Ben Yearsley, the investment director of the independent financial adviser Hargreaves Lansdown, added: "Our sales are just about on a par with last year, but we have had to work very hard to get them and overall I think sales of ISAs will be down year on year."

Fund managers say the Government's decision last year to cut a valuable tax break that was previously available within ISAs has added to investors' nervousness.

Helen Stephenson, a spokeswoman for the Investment Management Association (IMA), said: "The removal of the 10 per cent tax credit from dividends on funds with ISAs last year has been a real disincentive, and it takes time to rebuild confidence, even after an improvement in stock market valuations."

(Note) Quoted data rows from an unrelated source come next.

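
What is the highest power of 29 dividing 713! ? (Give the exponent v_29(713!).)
v_29(713!) = 24

Legendre's formula: v_p(n!) = Σ_{k ≥ 1} ⌊n / p^k⌋. For p = 29, n = 713, the terms are:
  ⌊713/29^1⌋ = ⌊713/29⌋ = 24
(the next term ⌊713/29^2⌋ = 0, terminating the sum). Summing: v_29(713!) = 24 = 24.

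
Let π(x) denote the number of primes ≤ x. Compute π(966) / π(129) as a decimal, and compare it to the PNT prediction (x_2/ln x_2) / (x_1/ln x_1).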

Ms Stephenson said she hoped Gordon Brown's announcement in this month's Budget that ISAs would continue to be available until at least 2010 would boost sales. But the trade body, which represents all Britain's leading fund management groups, has so far failed to record any uplift.

Sales of stock market ISAs in January, the last month for which official figures are available, were down by 79 per cent on January 2004. However, certain managers are bucking the trend. David Cowdell, the director of personal investments at Fidelity, Britain's largest fund manager, said: "Our gross sales this year to date are up 13 per cent on the same period last year and it's worth remembering a good chunk of sales come in during the final week."

New Star Asset Management, the fund manager set up by the Jupiter founder John Duffield, is also understood to be performing well, as is Artemis, another relatively recent entrant to the retail fund management market.

The slowdown does not affect cash ISAs, the £3,000-a-year risk-free alternative to stock market funds. Banks and building societies continue to report buoyant sales of these accounts.